If the reason for two links is some hope of redundancy, what real-world conditions do you achieve that goal under? How often do you get a single port dying, and not an 8-port cluster, or the whole switch? How often does a cable cut affect one cable and not the others that run in the same cable chase?
The only case I can see where it might help is the highly unlikely one where someone manually unplugs one of the two cables while the system is "live." If that's a substantial risk in your situation, are you employing untrained cable monkeys, or what? "Don't do that" should go without saying.
If I can't talk you out of redundant 1G links and RSTP, such as because you're using the SFP+ interfaces for something else, and you must be able to interoperate with non-MikroTik switches that don't understand RouterOS's loop protection scheme, at least configure the
bridge priorities to force the root election to go the same way every time, as long as both links are present.
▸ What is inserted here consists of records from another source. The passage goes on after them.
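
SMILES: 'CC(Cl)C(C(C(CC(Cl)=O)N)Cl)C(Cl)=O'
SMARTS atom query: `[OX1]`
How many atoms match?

2

The query [OX1] means: aliphatic oxygen with one total connection — typically a carbonyl =O or an oxide.
Check the 15 heavy atoms by environment: 6× C (X4) → no; 1× N (X3) → no; 2× C (X3) → no; 2× O (X1) → match; 4× Cl (X1) → no.
That gives 2 matching atoms.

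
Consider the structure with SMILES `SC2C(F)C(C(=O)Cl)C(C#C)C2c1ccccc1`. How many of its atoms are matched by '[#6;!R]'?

Check the 18 heavy atoms by environment: 5× C (in 5-ring) → no; 3× C (acyclic) → match; 1× O (acyclic) → no; 1× Cl (acyclic) → no; 6× c (aromatic, in 6-ring) → no; 1× S (acyclic) → no; 1× F (acyclic) → no.
That gives 3 matching atoms.

3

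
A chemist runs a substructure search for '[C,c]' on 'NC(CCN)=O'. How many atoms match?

3

The query [C,c] means: comma = OR; matches aliphatic or aromatic carbon — same as #6.
Check the 6 heavy atoms by environment: 3× C → match; 2× N → no; 1× O → no.
That gives 3 matching atoms.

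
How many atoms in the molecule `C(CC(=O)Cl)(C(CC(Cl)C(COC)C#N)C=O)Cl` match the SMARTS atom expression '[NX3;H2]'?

The query [NX3;H2] means: aliphatic N with 3 total connections, two of them H — an -NH2 nitrogen (amine or amide).
Check the 18 heavy atoms by environment: 3× C (H2, X4) → no; 4× C (H1, X4) → no; 3× Cl (H0, X1) → no; 1× O (H0, X2) → no; 1× C (H3, X4) → no; 1× C (H1, X3) → no; 2× O (H0, X1) → no; 1× C (H0, X3) → no; 1× C (H0, X2) → no; 1× N (H0, X1) → no.
No environment satisfies the query, so 0 matching atoms.

0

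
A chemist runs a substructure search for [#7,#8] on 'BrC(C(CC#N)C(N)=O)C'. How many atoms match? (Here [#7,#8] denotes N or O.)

Check the 10 heavy atoms by environment: 6× C → no; 1× Br → no; 1× O → match; 2× N → match.
Summing the matching environments: 1 + 2 = 3 matching atoms.

3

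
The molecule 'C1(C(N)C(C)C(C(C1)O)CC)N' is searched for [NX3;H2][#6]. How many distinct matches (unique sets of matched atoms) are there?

[NX3;H2][#6] is the SMARTS for a primary amine: a trivalent nitrogen with two H attached to carbon.
The molecule carries 2 separate instances of a primary amino group (-NH2) meeting every constraint; each maps to a distinct set of atoms, giving 2 matches.

2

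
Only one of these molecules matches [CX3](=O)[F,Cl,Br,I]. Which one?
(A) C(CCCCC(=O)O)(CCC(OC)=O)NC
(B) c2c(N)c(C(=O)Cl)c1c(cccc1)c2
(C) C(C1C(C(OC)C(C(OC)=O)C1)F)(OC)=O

B

[CX3](=O)[F,Cl,Br,I] describes a carbonyl carbon bonded to a halogen (an acyl halide).
(A) has a carboxylic acid group (-C(=O)OH) but the carbonyl is bonded to -OH, not to a halogen.
(B) contains an acyl chloride (-C(=O)Cl), which satisfies every atom and bond constraint.
(C) has a methyl-ester group (-C(=O)OCH3) but the carbonyl is bonded to -O-C, not to a halogen.
So the answer is (B).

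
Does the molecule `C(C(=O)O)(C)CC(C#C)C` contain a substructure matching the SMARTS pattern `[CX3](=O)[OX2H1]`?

Yes

The pattern [CX3](=O)[OX2H1] describes an sp2 carbon double-bonded to O and single-bonded to an -OH oxygen — a carboxylic acid.
The molecule carries a carboxylic acid group (-C(=O)OH), whose atoms satisfy every constraint of the query, so the pattern matches.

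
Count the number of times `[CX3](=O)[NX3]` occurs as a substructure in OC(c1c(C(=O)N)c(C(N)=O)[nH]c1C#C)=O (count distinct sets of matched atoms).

[CX3](=O)[NX3] is the SMARTS for an amide: a carbonyl carbon bonded to a trivalent nitrogen.
The molecule carries 2 separate instances of a primary amide (-C(=O)NH2) meeting every constraint; each maps to a distinct set of atoms, giving 2 matches.

2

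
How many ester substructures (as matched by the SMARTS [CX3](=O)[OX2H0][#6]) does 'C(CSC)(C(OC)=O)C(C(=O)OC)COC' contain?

[CX3](=O)[OX2H0][#6] is the SMARTS for an ester: a carbonyl carbon bonded to an oxygen that is itself bonded to carbon (no H on that O).
The molecule carries 2 separate instances of a methyl-ester group (-C(=O)OCH3) meeting every constraint; each maps to a distinct set of atoms, giving 2 matches.

2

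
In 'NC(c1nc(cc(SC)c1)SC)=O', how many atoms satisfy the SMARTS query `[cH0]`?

3

The query [cH0] means: aromatic carbon with no attached hydrogen (substituted or ring-fusion).
Check the 13 heavy atoms by environment: 1× n (aromatic, H0) → no; 3× c (aromatic, H0) → match; 2× c (aromatic, H1) → no; 2× S (H0) → no; 2× C (H3) → no; 1× C (H0) → no; 1× O (H0) → no; 1× N (H2) → no.
That gives 3 matching atoms.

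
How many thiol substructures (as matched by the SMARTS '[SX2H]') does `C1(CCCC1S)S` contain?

2

[SX2H] is the SMARTS for a thiol: an aliphatic sulfur with two connections, one being H.
The molecule carries 2 separate instances of a thiol (-SH) meeting every constraint; each maps to a distinct set of atoms, giving 2 matches.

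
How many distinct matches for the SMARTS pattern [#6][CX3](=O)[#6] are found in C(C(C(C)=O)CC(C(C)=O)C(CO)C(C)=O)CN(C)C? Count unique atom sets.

[#6][CX3](=O)[#6] is the SMARTS for a ketone: a carbonyl carbon (no H) flanked by two carbons.
The molecule carries 3 separate instances of an acetyl/ketone group (-C(=O)CH3) meeting every constraint; each maps to a distinct set of atoms, giving 3 matches.

3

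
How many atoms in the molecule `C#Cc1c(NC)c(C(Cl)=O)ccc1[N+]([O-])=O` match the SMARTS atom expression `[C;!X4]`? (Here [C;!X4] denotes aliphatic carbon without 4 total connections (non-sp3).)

Check the 16 heavy atoms by environment: 6× c (aromatic, X3) → no; 1× C (X3) → match; 2× O (X1) → no; 1× Cl (X1) → no; 2× C (X2) → match; 1× N (charge +1, X3) → no; 1× O (charge -1, X1) → no; 1× N (X3) → no; 1× C (X4) → no.
Summing the matching environments: 1 + 2 = 3 matching atoms.

3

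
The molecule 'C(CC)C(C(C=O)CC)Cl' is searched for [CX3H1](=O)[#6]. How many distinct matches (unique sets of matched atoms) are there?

[CX3H1](=O)[#6] is the SMARTS for an aldehyde: an sp2 carbon with one H, double-bonded to O and single-bonded to carbon.
Exactly one fragment in the molecule meets all constraints, giving 1 match.

1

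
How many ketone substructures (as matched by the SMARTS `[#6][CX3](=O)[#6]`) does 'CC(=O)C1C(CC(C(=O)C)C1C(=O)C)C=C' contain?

3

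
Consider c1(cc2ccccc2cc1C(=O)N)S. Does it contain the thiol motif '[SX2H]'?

Yes

The pattern [SX2H] describes an aliphatic sulfur with two connections, one being H — a thiol.
The molecule carries a thiol (-SH), whose atoms satisfy every constraint of the query, so the pattern matches.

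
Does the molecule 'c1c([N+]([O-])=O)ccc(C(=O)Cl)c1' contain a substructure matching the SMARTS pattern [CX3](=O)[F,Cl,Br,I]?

Yes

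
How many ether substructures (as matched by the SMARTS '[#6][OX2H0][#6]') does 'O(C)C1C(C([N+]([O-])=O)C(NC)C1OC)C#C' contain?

[#6][OX2H0][#6] is the SMARTS for an ether: an aliphatic oxygen bridging two carbons with no H on the oxygen.
The molecule carries 2 separate instances of a methoxy ether (-OCH3) meeting every constraint; each maps to a distinct set of atoms, giving 2 matches.

2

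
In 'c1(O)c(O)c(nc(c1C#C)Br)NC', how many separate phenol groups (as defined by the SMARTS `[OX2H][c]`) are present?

[OX2H][c] is the SMARTS for a phenol: a hydroxyl oxygen attached to an aromatic carbon.
The molecule carries 2 separate instances of a hydroxyl group (-OH) meeting every constraint; each maps to a distinct set of atoms, giving 2 matches.

2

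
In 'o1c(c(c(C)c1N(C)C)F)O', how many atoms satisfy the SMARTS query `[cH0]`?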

If the problem isn't RSTP, then you might be running into the SFP port flapping issue in the CRS328, fixed in 7.4beta2. Alas, that fix isn't in any stable release yet, but I've been running the beta on my CRS328 for 3+ weeks now, and it seems fine. My uptime is back down to less than a day due to the beta5 release earlier today, but the logs have been quiet since.
see attached device error log
Try again…
I have ben looking into DSCP QOC
What's "QOC"? Do you mean QoS?
in all honesty it looks like a ball of wax on the current Mikrotik firmware.
Really? One switch rule should suffice:
/interface/ethernet/switch/rule
add dscp=0 ports=ether1,ether2,ether3… rate=100M switch=switch1
That is, everything on the potentially-conflicting ports without a DSCP tag is limited to 10% of the maximum throughput of the presumed 1G links on those ports, so that it'd take ten of them in concert to swamp a 1G uplink. In the presumably more common case of just one bad actor, 90% of the uplink rate is dedicated to traffic carrying DSCP tags.
Obviously there is plenty of room for adjustment here. Apply with care and sensibility for your local needs.
Incidentally, I can't help but point out that the scheme as-presented is what you'd get for free by using 10G fiber uplinks between the switches: it'd take ten bad actors on 1G ports to swamp the uplink in that case. Even if you need no more than 1G between any two endpoints, flow aggregation may end up being a substantial benefit in your situation.